The “Joy of the Lord” is mentioned throughout the Psalms, the Gospels, and many of Apostle Paul’s writings.
But the English word ‘joy’ may not be the best translation of the Scriptural meaning, which has left many Christians disheartened when they’re experiencing emotions other than happiness.
It’s not the happiness of the Lord that is promised during our time on this Earth, but the “joy” of the Lord. So what does the “Joy of the Lord” really mean?
Joy, in the Biblical sense of the word, refers more to an understanding and anticipation of goodness and greatness than an easy life of only happiness and devoid of sadness.
While joy and happiness seem to be synonymous words, they are a square/rectangle situation.
Just like all squares are rectangles, but not all rectangles are squares—so happiness fits within the constraints of joy, but joy is not held within the box of happiness.
In examining this, an excellent place to look is at the Apostle Paul.
In Paul’s writings he states that joy is one of the Fruits of the Spirit, meaning it is something we know to be uniquely from God.
Not only is this mentioned in his writings, but we can see this within Paul’s life.
Paul, following his conversion, did not live an easy life. He was imprisoned, shipwrecked, beaten nearly to death, mocked, and marked for murder.
Yet, through it all, Paul had joy.
Paul had joy in knowing that what he was doing was from and with God, that greater things were happening than that of the world and he was going through them with his Maker.
Through it all, Paul was not always spritely and in ease, but he had the joy of the Lord.
The reality is even sadness can be a part of joy.
There is a beautiful truth within our suffering and sadness as servants of the almighty God.
Unlike those who do not know Christ, when we suffer, we get to go through it with Him.
This, yet again, is an exemplification of the joy of the Lord.
There is joy in our tears, because we are weeping with the One who became a man and wept.
We are suffering with the One who became a man and suffered.

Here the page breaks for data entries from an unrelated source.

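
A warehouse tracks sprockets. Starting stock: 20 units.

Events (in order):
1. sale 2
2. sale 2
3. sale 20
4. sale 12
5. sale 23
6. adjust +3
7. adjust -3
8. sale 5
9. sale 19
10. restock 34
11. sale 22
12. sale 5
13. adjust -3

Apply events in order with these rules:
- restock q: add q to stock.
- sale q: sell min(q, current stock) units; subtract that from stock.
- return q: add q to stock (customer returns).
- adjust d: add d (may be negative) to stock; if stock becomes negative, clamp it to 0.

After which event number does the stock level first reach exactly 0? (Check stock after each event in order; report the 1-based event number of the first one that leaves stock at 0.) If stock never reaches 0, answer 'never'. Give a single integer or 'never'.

Processing events:
Start: stock = 20
  Event 1 (sale 2): sell min(2,20)=2. stock: 20 - 2 = 18. total_sold = 2
  Event 2 (sale 2): sell min(2,18)=2. stock: 18 - 2 = 16. total_sold = 4
  Event 3 (sale 20): sell min(20,16)=16. stock: 16 - 16 = 0. total_sold = 20
  Event 4 (sale 12): sell min(12,0)=0. stock: 0 - 0 = 0. total_sold = 20
  Event 5 (sale 23): sell min(23,0)=0. stock: 0 - 0 = 0. total_sold = 20
  Event 6 (adjust +3): 0 + 3 = 3
  Event 7 (adjust -3): 3 + -3 = 0
  Event 8 (sale 5): sell min(5,0)=0. stock: 0 - 0 = 0. total_sold = 20
  Event 9 (sale 19): sell min(19,0)=0. stock: 0 - 0 = 0. total_sold = 20
  Event 10 (restock 34): 0 + 34 = 34
  Event 11 (sale 22): sell min(22,34)=22. stock: 34 - 22 = 12. total_sold = 42
  Event 12 (sale 5): sell min(5,12)=5. stock: 12 - 5 = 7. total_sold = 47
  Event 13 (adjust -3): 7 + -3 = 4
Final: stock = 4, total_sold = 47

First zero at event 3.

Answer: 3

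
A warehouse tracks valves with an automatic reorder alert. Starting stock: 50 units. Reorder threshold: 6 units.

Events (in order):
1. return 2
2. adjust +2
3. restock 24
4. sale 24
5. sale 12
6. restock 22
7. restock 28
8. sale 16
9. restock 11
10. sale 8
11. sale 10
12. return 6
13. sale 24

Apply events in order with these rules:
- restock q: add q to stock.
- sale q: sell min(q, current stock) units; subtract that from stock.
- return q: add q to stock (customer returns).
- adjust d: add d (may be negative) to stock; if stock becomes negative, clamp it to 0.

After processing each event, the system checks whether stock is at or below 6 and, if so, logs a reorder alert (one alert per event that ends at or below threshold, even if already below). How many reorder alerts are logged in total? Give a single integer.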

We have been raised up with Him, and get to experience life with Him.
Examine David throughout Samuel and Psalms. David writes psalms of joy while being hunted by his enemies. He weeps and breaks down while still writing of joy.
Amidst all of his suffering and all of the difficulties, he is accompanied by his God.
That is joy.
David knew, anticipated, and understood God’s greatness and goodness amidst the dark times.
Joy is the beauty of experiencing life, all of it, the highs and the lows, with the One who created us.
Another place we can look in scripture at the unique nature of joy is the story of Job.
Job was under heavy fire from the enemy throughout much of his life. He lost nearly everything. And he suffered.
And yet he had joy.
Why did Job have joy even amidst such horrible suffering? Because not only did he know the reason behind it, but he went through it with his God!
This can be seen in countless other places throughout the scripture. It can be found in Jonah worshipping in the belly of a whale, in Jeremiah in Lamentations, in the apostles throughout Acts, in Isaiah – arguably in every book of the Bible.
So how do we translate this for our own lives?
It is okay to fall apart.
When we as Christians are faced with sadness, anger, and difficulty, it’s okay to fight for happiness, especially knowing that it will come.
When we suffer, we get to go through it with our God at our side, with Christ who has experienced it all.
As we suffer, we get the comfort of knowing that happiness lays ahead of us, and presently in us, within Christ.
This is why we can shout for joy in worship while we struggle, this is why our tears can bode the promise of happiness.
The joy of the Lord is the reality of having the Spirit within us and the awareness of the greatness and love of our God.
Suffering is temporary, but our God is forever, and His joys are new every morning.
So pray for a proper understand of the “Joy of the Lord” both for your life and the lives of our fellow Christians—that we would not be discouraged by sadness or challenges, but that even in the face of these things, we would still have joy.